Die Arbeitsmigranten sind der schwächste und am stärksten unterdrückte Teil der post-sowjetischen Arbeiterklasse. Sie haben keinerlei sozialen Rechte und sind ihren Arbeitgebern auf Gedeih und Verderben ausgeliefert.

Immer wieder kommt es in Russland zu Fabrikunfällen und Feuern. Besonders häufig kommen dabei Migranten ums Leben. Erst Anfang des Jahres starben wieder zehn Bauarbeiter aus Tadschikistan bei einem Brand in ihrer Unterkunft in Moskau. Sieben weitere wurden verletzt. In Tadschikistan kommen täglich drei Särge aus Russland mit Arbeitern an, die wegen der katastrophalen Arbeits- und Lebensbedingungen ums Leben gekommen oder Opfer rassistischer Attentate geworden sind. Insgesamt starben im letzten Jahr 1.055 tadschikische Arbeiter in Russland – fast 180 mehr als im Vorjahr.

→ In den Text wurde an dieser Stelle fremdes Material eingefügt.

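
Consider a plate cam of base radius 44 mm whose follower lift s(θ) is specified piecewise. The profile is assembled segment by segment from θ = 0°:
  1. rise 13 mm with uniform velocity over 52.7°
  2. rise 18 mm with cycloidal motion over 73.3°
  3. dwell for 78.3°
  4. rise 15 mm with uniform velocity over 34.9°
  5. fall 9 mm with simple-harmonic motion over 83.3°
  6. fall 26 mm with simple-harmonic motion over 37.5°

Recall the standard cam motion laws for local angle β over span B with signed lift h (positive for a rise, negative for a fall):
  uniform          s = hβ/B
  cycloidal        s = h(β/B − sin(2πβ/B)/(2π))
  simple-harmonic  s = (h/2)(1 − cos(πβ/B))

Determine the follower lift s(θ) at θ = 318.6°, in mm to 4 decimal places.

seg 1 [0°–52.7°] uniform, h=13: full span → s += 13 → s = 13.0000
seg 2 [52.7°–126°] cycloidal, h=18: full span → s += 18 → s = 31.0000
seg 3 [126°–204.3°] dwell: s stays 31.0000
seg 4 [204.3°–239.2°] uniform, h=15: full span → s += 15 → s = 46.0000
seg 5 [239.2°–322.5°] simple-harmonic, h=-9: θ=318.6° here. β=79.4, B=83.3. -9/2·(1 − cos(π·0.9532)) = -8.9514 → s = 37.0486

37.0486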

Angesichts der wachsenden sozialen Spannungen hat der Kreml die rassistische Propaganda in den Medien verstärkt. (Siehe: „Russische Regierung geht schärfer gegen Arbeitsmigranten vor“) Faschistische Bürgerwehren wie die „SwjetlajaRus‘“ (Lichte Rus) arbeiten mit der Polizei und Regierungsorganen zusammen. Die stalinistische KPRF, die größte Oppositionspartei in der Duma, hat mit einer positiven Berichterstattung für diese Gruppe Werbung gemacht. Die Stadt Moskau, wo schätzungsweise 2 Mio. Arbeitsmigranten leben, hat im Februar angekündigt, eine Bürgerwehr von mehr als 300 Mann aufzubauen, die in allen Stadtteilen regelmäßig patrouillieren und Jagd auf „illegale“ Migranten machen soll.